The best statistical graph ever drawn ... Charles Joseph Minard's 'carte figurative' of Napoleonic misadventures in Russia
"Come and look at my gorgeous bubble graph." How there's an offer you don't get every day! Not unduly weighed down by the woes of the market, the accountant-in-my-life, leaving aside fiddling with his abacus, has indeed produced some lovely graphs lately. I don't mean to take the proverbial here. Although there are only so many graphs a girl can admire, the recent proliferation of statistical displays in the living room has opened up a whole new world to me. Even an economics numbskull such as myself could not help but be impressed by the sheer beauty and graphic impact of Edward Tufte's The Visual Display of Quantitative Information.

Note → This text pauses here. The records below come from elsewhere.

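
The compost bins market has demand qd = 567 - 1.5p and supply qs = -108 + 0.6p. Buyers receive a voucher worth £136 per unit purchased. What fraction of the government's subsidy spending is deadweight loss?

DWL / government spending = 34/167

Pre-subsidy: 567 - 1.5p = -108 + 0.6p gives p* = 2250/7, q* = 594/7.
With the rebate, buyers effectively pay pb = ps − 136, where ps is the price sellers receive.
Demand in terms of ps becomes qd = 567 − 1.5(ps − 136) = 771 - 1.5ps. Setting this equal to supply: 771 - 1.5ps = -108 + 0.6ps, so ps = 2930/7.
Buyers pay pb = 2930/7 − 136 = 1978/7; q' = -108 + 0.6·(2930/7) = 1002/7.
ΔCS = ½(594/7 + 1002/7)(2250/7 − 1978/7) = 31008/7; ΔPS = ½(594/7 + 1002/7)(2930/7 − 2250/7) = 77520/7.
Government spending = 136 × 1002/7 = 136272/7.
DWL = ½ × 136 × (1002/7 − 594/7) = 27744/7; fraction = (27744/7) / (136272/7) = 34/167.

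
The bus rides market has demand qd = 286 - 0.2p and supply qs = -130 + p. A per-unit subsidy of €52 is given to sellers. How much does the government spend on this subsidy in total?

Pre-subsidy: 286 - 0.2p = -130 + p gives p* = 1040/3, q* = 650/3.
With the subsidy, sellers receive ps = pb + 52 for each unit, where pb is the price buyers pay.
Supply in terms of pb becomes qs = -130 + 1(pb + 52) = -78 + pb. Setting this equal to demand: 286 - 0.2pb = -78 + pb, so pb = 910/3.
Sellers receive ps = 910/3 + 52 = 1066/3; q' = 286 − 0.2·(910/3) = 676/3.
Government outlay = subsidy × quantity = 52 × 676/3 = 35152/3.

Government cost = 35152/3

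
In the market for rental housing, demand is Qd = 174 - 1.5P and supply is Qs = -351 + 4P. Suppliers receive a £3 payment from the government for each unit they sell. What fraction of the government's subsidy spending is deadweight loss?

Pre-subsidy: 174 - 1.5P = -351 + 4P gives P* = 1050/11, Q* = 339/11.
With the subsidy, sellers receive Ps = Pb + 3 for each unit, where Pb is the price buyers pay.
Supply in terms of Pb becomes Qs = -351 + 4(Pb + 3) = -339 + 4Pb. Setting this equal to demand: 174 - 1.5Pb = -339 + 4Pb, so Pb = 1026/11.
Sellers receive Ps = 1026/11 + 3 = 1059/11; Q' = 174 − 1.5·(1026/11) = 375/11.
ΔCS = ½(339/11 + 375/11)(1050/11 − 1026/11) = 8568/121; ΔPS = ½(339/11 + 375/11)(1059/11 − 1050/11) = 3213/121.
Government spending = 3 × 375/11 = 1125/11.
DWL = ½ × 3 × (375/11 − 339/11) = 54/11; fraction = (54/11) / (1125/11) = 0.048.

DWL / government spending = 0.048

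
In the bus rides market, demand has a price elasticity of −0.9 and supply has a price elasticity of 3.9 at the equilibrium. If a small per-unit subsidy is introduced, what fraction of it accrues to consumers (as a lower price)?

For a small subsidy around the equilibrium, the benefit split depends on the relative slopes, which at a point are proportional to the elasticities.
Buyer share = εs/(εs + |εd|) = 3.9/(3.9 + 0.9) = 0.8125; seller share = |εd|/(εs + |εd|) = 0.1875.

Consumer share = 0.8125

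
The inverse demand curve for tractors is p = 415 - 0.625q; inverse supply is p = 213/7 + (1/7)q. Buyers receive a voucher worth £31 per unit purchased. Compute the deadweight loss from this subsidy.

Pre-subsidy: 415 - 0.625q = 213/7 + (1/7)q gives q* = 21536/43 and p* = 4385/43.
With the rebate, buyers effectively pay pb = ps − 31, where ps is the price sellers receive.
On the curves, pb = 415 - 0.625q and ps = 213/7 + (1/7)q; the wedge ps − pb = 31 gives 213/7 + (1/7)q − (415 - 0.625q) = 31, so q' = 23272/43.
Then pb = 415 − 0.625·(23272/43) = 3300/43 and ps = 213/7 + (1/7)·(23272/43) = 4633/43.
The subsidy expands output by 23272/43 − 21536/43 = 1736/43 past the efficient level; on those units the gap between marginal cost and willingness to pay runs from 0 up to 31.
DWL = ½ × 31 × 1736/43 = 26908/43.

Deadweight loss = 26908/43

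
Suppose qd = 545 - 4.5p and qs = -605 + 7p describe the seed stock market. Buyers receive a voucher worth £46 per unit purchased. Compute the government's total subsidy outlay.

Government cost = £10166

Pre-subsidy: 545 - 4.5p = -605 + 7p gives p* = 100, q* = 95.
With the rebate, buyers effectively pay pb = ps − 46, where ps is the price sellers receive.
Demand in terms of ps becomes qd = 545 − 4.5(ps − 46) = 752 - 4.5ps. Setting this equal to supply: 752 - 4.5ps = -605 + 7ps, so ps = 118.
Buyers pay pb = 118 − 46 = 72; q' = -605 + 7·118 = 221.
Government outlay = subsidy × quantity = 46 × 221 = 10166.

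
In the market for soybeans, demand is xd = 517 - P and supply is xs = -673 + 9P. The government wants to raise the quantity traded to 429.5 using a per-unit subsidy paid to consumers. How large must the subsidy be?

At x = 429.5, invert demand for the buyer price: Pb = (517 − 429.5)/1 = 87.5; invert supply for the seller price: Ps = (429.5 − (-673))/9 = 122.5.
The subsidy must fill the gap: s = Ps − Pb = 122.5 − 87.5 = 35.

Required subsidy s = 35 per unit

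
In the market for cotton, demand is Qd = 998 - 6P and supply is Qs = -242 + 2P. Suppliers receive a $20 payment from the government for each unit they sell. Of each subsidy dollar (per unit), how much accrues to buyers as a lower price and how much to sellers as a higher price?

Pre-subsidy: 998 - 6P = -242 + 2P gives P* = 155, Q* = 68.
With the subsidy, sellers receive Ps = Pb + 20 for each unit, where Pb is the price buyers pay.
Supply in terms of Pb becomes Qs = -242 + 2(Pb + 20) = -202 + 2Pb. Setting this equal to demand: 998 - 6Pb = -202 + 2Pb, so Pb = 150.
Sellers receive Ps = 150 + 20 = 170; Q' = 998 − 6·150 = 98.
Buyers' price falls by P* − Pb = 155 − 150 = 5; sellers' price rises by Ps − P* = 170 − 155 = 15.

Buyers gain $5 per unit; sellers gain $15 per unit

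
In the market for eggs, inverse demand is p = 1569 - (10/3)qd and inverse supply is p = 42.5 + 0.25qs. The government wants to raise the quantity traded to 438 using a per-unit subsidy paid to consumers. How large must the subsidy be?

Required subsidy s = 43 per unit

At q = 438, from the demand curve buyers pay pb = 1569 − (10/3)·438 = 109; from the supply curve sellers need ps = 42.5 + 0.25·438 = 152.
The subsidy must fill the gap: s = ps − pb = 152 − 109 = 43.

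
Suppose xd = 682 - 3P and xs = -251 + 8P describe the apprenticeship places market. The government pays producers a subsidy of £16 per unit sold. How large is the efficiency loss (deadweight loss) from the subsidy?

Deadweight loss = 3072/11

Pre-subsidy: 682 - 3P = -251 + 8P gives P* = 933/11, x* = 4703/11.
With the subsidy, sellers receive Ps = Pb + 16 for each unit, where Pb is the price buyers pay.
Supply in terms of Pb becomes xs = -251 + 8(Pb + 16) = -123 + 8Pb. Setting this equal to demand: 682 - 3Pb = -123 + 8Pb, so Pb = 805/11.
Sellers receive Ps = 805/11 + 16 = 981/11; x' = 682 − 3·(805/11) = 5087/11.
The subsidy expands output by 5087/11 − 4703/11 = 384/11 past the efficient level; on those units the gap between marginal cost and willingness to pay runs from 0 up to 16.
DWL = ½ × 16 × 384/11 = 3072/11.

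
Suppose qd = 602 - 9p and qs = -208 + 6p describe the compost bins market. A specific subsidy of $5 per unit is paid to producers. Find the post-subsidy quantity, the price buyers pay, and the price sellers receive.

q' = 134; buyers pay $52; sellers receive $57

Pre-subsidy: 602 - 9p = -208 + 6p gives p* = 54, q* = 116.
With the subsidy, sellers receive ps = pb + 5 for each unit, where pb is the price buyers pay.
Supply in terms of pb becomes qs = -208 + 6(pb + 5) = -178 + 6pb. Setting this equal to demand: 602 - 9pb = -178 + 6pb, so pb = 52.
Sellers receive ps = 52 + 5 = 57; q' = 602 − 9·52 = 134.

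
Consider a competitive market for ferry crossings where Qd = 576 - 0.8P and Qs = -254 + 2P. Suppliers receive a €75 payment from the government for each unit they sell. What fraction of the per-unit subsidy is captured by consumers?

Consumer share = 5/7

Pre-subsidy: 576 - 0.8P = -254 + 2P gives P* = 2075/7, Q* = 2372/7.
With the subsidy, sellers receive Ps = Pb + 75 for each unit, where Pb is the price buyers pay.
Supply in terms of Pb becomes Qs = -254 + 2(Pb + 75) = -104 + 2Pb. Setting this equal to demand: 576 - 0.8Pb = -104 + 2Pb, so Pb = 1700/7.
Sellers receive Ps = 1700/7 + 75 = 2225/7; Q' = 576 − 0.8·(1700/7) = 2672/7.
Buyers' price falls by P* − Pb = 2075/7 − 1700/7 = 375/7; sellers' price rises by Ps − P* = 2225/7 − 2075/7 = 150/7.
So consumers capture (375/7)/75 = 5/7 of each unit of subsidy.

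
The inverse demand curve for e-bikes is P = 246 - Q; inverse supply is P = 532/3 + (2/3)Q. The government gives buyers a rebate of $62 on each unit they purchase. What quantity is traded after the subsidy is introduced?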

Dubbed the "da Vinci of data" by the New York Times, Tufte is an evangelist for excellence in statistical graphics, excellence defined by "complex ideas communicated with clarity, precision and efficiency". The graph that Tufte suggests "may well be the best statistical graphic ever drawn" hits you both intellectually and emotionally, its epic tale indeed told immediately, clearly and precisely. Charles Joseph Minard's "carte figurative" of the fate of Napoleon's army in Russia is described by EJ Marey as "seeming to defy the pen of the historian with its brutal eloquence". A superb example of time-space storytelling, two lines simply denote the "in-out" of the French troops. But the quantitative depletion of those lines as they progress across the time and space of the graph points to the human catastrophe that enveloped the French army in its journey through Russia.

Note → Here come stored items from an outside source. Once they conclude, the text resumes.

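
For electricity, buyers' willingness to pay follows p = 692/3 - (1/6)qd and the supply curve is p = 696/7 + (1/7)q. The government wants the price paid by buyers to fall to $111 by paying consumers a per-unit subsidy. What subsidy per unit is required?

At a buyer price of 111, quantity demanded is 1384 − 6·111 = 718.
Sellers supply 718 only when they receive ps = 696/7 + (1/7)·718 = 202.
s = ps − pb = 202 − 111 = 91.

Required subsidy s = $91 per unit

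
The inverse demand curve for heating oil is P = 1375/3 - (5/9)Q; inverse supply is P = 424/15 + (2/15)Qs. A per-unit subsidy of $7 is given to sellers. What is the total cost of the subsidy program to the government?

Pre-subsidy: 1375/3 - (5/9)Q = 424/15 + (2/15)Q gives Q* = 19353/31 and P* = 10370/93.
With the subsidy, sellers receive Ps = Pb + 7 for each unit, where Pb is the price buyers pay.
On the curves, Pb = 1375/3 - (5/9)Q and Ps = 424/15 + (2/15)Q; the wedge Ps − Pb = 7 gives 424/15 + (2/15)Q − (1375/3 - (5/9)Q) = 7, so Q' = 19668/31.
Then Pb = 1375/3 − (5/9)·(19668/31) = 9845/93 and Ps = 424/15 + (2/15)·(19668/31) = 10496/93.
Government outlay = subsidy × quantity = 7 × 19668/31 = 137676/31.

Government cost = 137676/31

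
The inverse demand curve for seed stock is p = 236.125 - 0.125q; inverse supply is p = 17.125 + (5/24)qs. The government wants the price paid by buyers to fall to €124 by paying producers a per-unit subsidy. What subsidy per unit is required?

Required subsidy s = €80 per unit

At a buyer price of 124, quantity demanded is 1889 − 8·124 = 897.
Sellers supply 897 only when they receive ps = 17.125 + (5/24)·897 = 204.
s = ps − pb = 204 − 124 = 80.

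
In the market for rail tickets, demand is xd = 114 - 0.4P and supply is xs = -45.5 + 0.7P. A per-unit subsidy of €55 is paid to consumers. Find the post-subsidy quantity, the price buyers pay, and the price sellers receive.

x' = 70; buyers pay €110; sellers receive €165

Pre-subsidy: 114 - 0.4P = -45.5 + 0.7P gives P* = 145, x* = 56.
With the rebate, buyers effectively pay Pb = Ps − 55, where Ps is the price sellers receive.
Demand in terms of Ps becomes xd = 114 − 0.4(Ps − 55) = 136 - 0.4Ps. Setting this equal to supply: 136 - 0.4Ps = -45.5 + 0.7Ps, so Ps = 165.
Buyers pay Pb = 165 − 55 = 110; x' = -45.5 + 0.7·165 = 70.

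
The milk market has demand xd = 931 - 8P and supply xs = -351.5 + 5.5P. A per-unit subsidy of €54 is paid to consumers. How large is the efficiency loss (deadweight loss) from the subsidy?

Pre-subsidy: 931 - 8P = -351.5 + 5.5P gives P* = 95, x* = 171.
With the rebate, buyers effectively pay Pb = Ps − 54, where Ps is the price sellers receive.
Demand in terms of Ps becomes xd = 931 − 8(Ps − 54) = 1363 - 8Ps. Setting this equal to supply: 1363 - 8Ps = -351.5 + 5.5Ps, so Ps = 127.
Buyers pay Pb = 127 − 54 = 73; x' = -351.5 + 5.5·127 = 347.
The subsidy expands output by 347 − 171 = 176 past the efficient level; on those units the gap between marginal cost and willingness to pay runs from 0 up to 54.
DWL = ½ × 54 × 176 = 4752.

Deadweight loss = €4752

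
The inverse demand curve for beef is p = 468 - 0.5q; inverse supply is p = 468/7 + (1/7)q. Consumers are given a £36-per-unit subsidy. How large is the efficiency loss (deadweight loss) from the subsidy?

Pre-subsidy: 468 - 0.5q = 468/7 + (1/7)q gives q* = 624 and p* = 156.
With the rebate, buyers effectively pay pb = ps − 36, where ps is the price sellers receive.
On the curves, pb = 468 - 0.5q and ps = 468/7 + (1/7)q; the wedge ps − pb = 36 gives 468/7 + (1/7)q − (468 - 0.5q) = 36, so q' = 680.
Then pb = 468 − 0.5·680 = 128 and ps = 468/7 + (1/7)·680 = 164.
The subsidy expands output by 680 − 624 = 56 past the efficient level; on those units the gap between marginal cost and willingness to pay runs from 0 up to 36.
DWL = ½ × 36 × 56 = 1008.

Deadweight loss = £1008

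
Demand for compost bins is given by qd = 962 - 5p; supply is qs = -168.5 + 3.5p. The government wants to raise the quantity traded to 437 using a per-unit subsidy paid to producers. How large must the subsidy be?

At q = 437, invert demand for the buyer price: pb = (962 − 437)/5 = 105; invert supply for the seller price: ps = (437 − (-168.5))/3.5 = 173.
The subsidy must fill the gap: s = ps − pb = 173 − 105 = 68.

Required subsidy s = 68 per unit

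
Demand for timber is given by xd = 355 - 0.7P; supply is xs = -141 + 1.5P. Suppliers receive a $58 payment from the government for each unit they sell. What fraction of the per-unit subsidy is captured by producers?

Producer share = 7/22

Pre-subsidy: 355 - 0.7P = -141 + 1.5P gives P* = 2480/11, x* = 2169/11.
With the subsidy, sellers receive Ps = Pb + 58 for each unit, where Pb is the price buyers pay.
Supply in terms of Pb becomes xs = -141 + 1.5(Pb + 58) = -54 + 1.5Pb. Setting this equal to demand: 355 - 0.7Pb = -54 + 1.5Pb, so Pb = 2045/11.
Sellers receive Ps = 2045/11 + 58 = 2683/11; x' = 355 − 0.7·(2045/11) = 4947/22.
Buyers' price falls by P* − Pb = 2480/11 − 2045/11 = 435/11; sellers' price rises by Ps − P* = 2683/11 − 2480/11 = 203/11.
So producers capture (203/11)/58 = 7/22 of each unit of subsidy.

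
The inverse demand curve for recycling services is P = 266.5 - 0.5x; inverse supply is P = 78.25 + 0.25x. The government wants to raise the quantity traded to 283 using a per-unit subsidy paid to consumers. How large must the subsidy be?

Required subsidy s = 24 per unit

At x = 283, from the demand curve buyers pay Pb = 266.5 − 0.5·283 = 125; from the supply curve sellers need Ps = 78.25 + 0.25·283 = 149.
The subsidy must fill the gap: s = Ps − Pb = 149 − 125 = 24.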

Minard gives us a page plot of history as it happened. Plot is an obvious link between a visual pattern depicting change over time and a literary rendering of those changes in stories. The novel is the place where plot is to the fore. JK Rowling "plots Potter" on a time grid. James Joyce was a data-design obsessive, his father cracking the joke that "if that fellow was dropped in the middle of the Sahara, he'd sit, be God, and make a map of it". The fruit of this obsession can be seen in the 1930 diagram printed by Stuart Gilbert in collaboration with Joyce - a diagram that brings gasps of horror from the mouths of literature undergraduates confronted with the narrative analogies in Ulysses.
Whether a year in the life of a schoolboy wizard or a day in the life of a Dublin flaneur, time is of the essence in the novel's plot. And time is a vital link between the modern novel and the modern graph. It was not until the second half of the 18th century that "statistical graphics - length and area to show quantity, time-series, scatterplots, and multivariate displays - were invented". Tufte can find only "one mysterious and isolated wonder in the history of data graphics" of a time-plotted series before the late 1700s. At the very point in history where the modern novel takes shape, change across time comes to be the object of quantitative enquiry and depiction.

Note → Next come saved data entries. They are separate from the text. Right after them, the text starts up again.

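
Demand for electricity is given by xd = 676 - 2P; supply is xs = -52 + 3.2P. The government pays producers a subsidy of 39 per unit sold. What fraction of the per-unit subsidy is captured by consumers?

Consumer share = 8/13

Pre-subsidy: 676 - 2P = -52 + 3.2P gives P* = 140, x* = 396.
With the subsidy, sellers receive Ps = Pb + 39 for each unit, where Pb is the price buyers pay.
Supply in terms of Pb becomes xs = -52 + 3.2(Pb + 39) = 72.8 + 3.2Pb. Setting this equal to demand: 676 - 2Pb = 72.8 + 3.2Pb, so Pb = 116.
Sellers receive Ps = 116 + 39 = 155; x' = 676 − 2·116 = 444.
Buyers' price falls by P* − Pb = 140 − 116 = 24; sellers' price rises by Ps − P* = 155 − 140 = 15.
So consumers capture 24/39 = 8/13 of each unit of subsidy.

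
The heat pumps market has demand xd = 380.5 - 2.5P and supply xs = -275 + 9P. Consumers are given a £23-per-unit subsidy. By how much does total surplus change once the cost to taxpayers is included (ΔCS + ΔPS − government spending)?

Pre-subsidy: 380.5 - 2.5P = -275 + 9P gives P* = 57, x* = 238.
With the rebate, buyers effectively pay Pb = Ps − 23, where Ps is the price sellers receive.
Demand in terms of Ps becomes xd = 380.5 − 2.5(Ps − 23) = 438 - 2.5Ps. Setting this equal to supply: 438 - 2.5Ps = -275 + 9Ps, so Ps = 62.
Buyers pay Pb = 62 − 23 = 39; x' = -275 + 9·62 = 283.
ΔCS = ½(238 + 283)(57 − 39) = 4689; ΔPS = ½(238 + 283)(62 − 57) = 1302.5.
Government spending = 23 × 283 = 6509.
Net change = 4689 + 1302.5 − 6509 = -517.5. The loss equals the DWL triangle ½·23·45.

Net change in total surplus = -£517.5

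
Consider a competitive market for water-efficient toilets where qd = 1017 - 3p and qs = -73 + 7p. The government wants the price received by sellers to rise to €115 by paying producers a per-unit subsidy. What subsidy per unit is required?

Required subsidy s = €20 per unit

At a seller price of 115, quantity supplied is -73 + 7·115 = 732.
Buyers absorb 732 only when they pay pb with 1017 − 3·pb = 732, i.e. pb = 95.
s = ps − pb = 115 − 95 = 20.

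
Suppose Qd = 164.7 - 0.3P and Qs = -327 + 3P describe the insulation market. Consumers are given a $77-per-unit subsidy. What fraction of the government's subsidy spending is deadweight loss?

DWL / government spending = 7/94

Pre-subsidy: 164.7 - 0.3P = -327 + 3P gives P* = 149, Q* = 120.
With the rebate, buyers effectively pay Pb = Ps − 77, where Ps is the price sellers receive.
Demand in terms of Ps becomes Qd = 164.7 − 0.3(Ps − 77) = 187.8 - 0.3Ps. Setting this equal to supply: 187.8 - 0.3Ps = -327 + 3Ps, so Ps = 156.
Buyers pay Pb = 156 − 77 = 79; Q' = -327 + 3·156 = 141.
ΔCS = ½(120 + 141)(149 − 79) = 9135; ΔPS = ½(120 + 141)(156 − 149) = 913.5.
Government spending = 77 × 141 = 10857.
DWL = ½ × 77 × (141 − 120) = 808.5; fraction = 808.5 / 10857 = 7/94.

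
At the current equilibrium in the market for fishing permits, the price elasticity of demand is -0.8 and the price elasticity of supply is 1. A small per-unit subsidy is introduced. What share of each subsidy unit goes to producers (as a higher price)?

For a small subsidy around the equilibrium, the benefit split depends on the relative slopes, which at a point are proportional to the elasticities.
Buyer share = εs/(εs + |εd|) = 1/(1 + 0.8) = 5/9; seller share = |εd|/(εs + |εd|) = 4/9.
So producers capture 4/9 of the subsidy.

Producer share = 4/9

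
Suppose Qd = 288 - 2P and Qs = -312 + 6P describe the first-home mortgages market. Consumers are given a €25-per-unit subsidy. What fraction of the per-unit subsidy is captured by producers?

Pre-subsidy: 288 - 2P = -312 + 6P gives P* = 75, Q* = 138.
With the rebate, buyers effectively pay Pb = Ps − 25, where Ps is the price sellers receive.
Demand in terms of Ps becomes Qd = 288 − 2(Ps − 25) = 338 - 2Ps. Setting this equal to supply: 338 - 2Ps = -312 + 6Ps, so Ps = 81.25.
Buyers pay Pb = 81.25 − 25 = 56.25; Q' = -312 + 6·81.25 = 175.5.
Buyers' price falls by P* − Pb = 75 − 56.25 = 18.75; sellers' price rises by Ps − P* = 81.25 − 75 = 6.25.
So producers capture 6.25/25 = 0.25 of each unit of subsidy.

Producer share = 0.25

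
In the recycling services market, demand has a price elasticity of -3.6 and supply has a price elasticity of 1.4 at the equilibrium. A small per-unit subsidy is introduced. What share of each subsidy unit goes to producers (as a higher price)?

For a small subsidy around the equilibrium, the benefit split depends on the relative slopes, which at a point are proportional to the elasticities.
Buyer share = εs/(εs + |εd|) = 1.4/(1.4 + 3.6) = 0.28; seller share = |εd|/(εs + |εd|) = 0.72.
So producers capture 0.72 of the subsidy.

Producer share = 0.72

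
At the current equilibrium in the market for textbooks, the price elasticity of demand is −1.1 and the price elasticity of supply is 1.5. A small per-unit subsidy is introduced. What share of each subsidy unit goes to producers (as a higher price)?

Producer share = 11/26

For a small subsidy around the equilibrium, the benefit split depends on the relative slopes, which at a point are proportional to the elasticities.
Buyer share = εs/(εs + |εd|) = 1.5/(1.5 + 1.1) = 15/26; seller share = |εd|/(εs + |εd|) = 11/26.
So producers capture 11/26 of the subsidy.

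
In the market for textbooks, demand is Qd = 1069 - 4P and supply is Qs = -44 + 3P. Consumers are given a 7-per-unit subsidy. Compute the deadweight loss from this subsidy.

Pre-subsidy: 1069 - 4P = -44 + 3P gives P* = 159, Q* = 433.
With the rebate, buyers effectively pay Pb = Ps − 7, where Ps is the price sellers receive.
Demand in terms of Ps becomes Qd = 1069 − 4(Ps − 7) = 1097 - 4Ps. Setting this equal to supply: 1097 - 4Ps = -44 + 3Ps, so Ps = 163.
Buyers pay Pb = 163 − 7 = 156; Q' = -44 + 3·163 = 445.
The subsidy expands output by 445 − 433 = 12 past the efficient level; on those units the gap between marginal cost and willingness to pay runs from 0 up to 7.
DWL = ½ × 7 × 12 = 42.

Deadweight loss = 42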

Change is the engine of both the modern graph and the modern novel. The graph and the novel are modern narrative forms, almost inconceivable before the industrial revolution and age of enlightenment had brought about a shift in our relationship with time and history. Put simply, in the 18th century, the world and history stopped being things that happened to us or around us: we become agents in our own history. When the graphical pioneer William Playfair plotted out the price of wheat compared to labour from 1565 to 1821, his aim was not to show a divine constant but to illustrate human change: "the main fact deserving of consideration is, that never at any former period was wheat so cheap, in proportion to mechanical labour". When Laurence Sterne drew a linear graph to illustrate the narrative's progress towards the end of Tristram Shandy, he explicitly plotted all the minor diversions and idiosyncrasies of an individual's life against the forward thrust of a bigger narrative: "as for c c c c c they are nothing but parentheses, and the common ins and outs incident to the lives of the greatest ministers of state."
In the novel, those "ins and outs" of life come alive against a background of historical change. Minard gives us the wide sweep of the "in-out" historical movement of Napoleon's army. What War and Peace gives us is the "in and outs" of individual consciousness living through every peak and trough of Minard's graph. And the strength of both is that they tell it to us straight.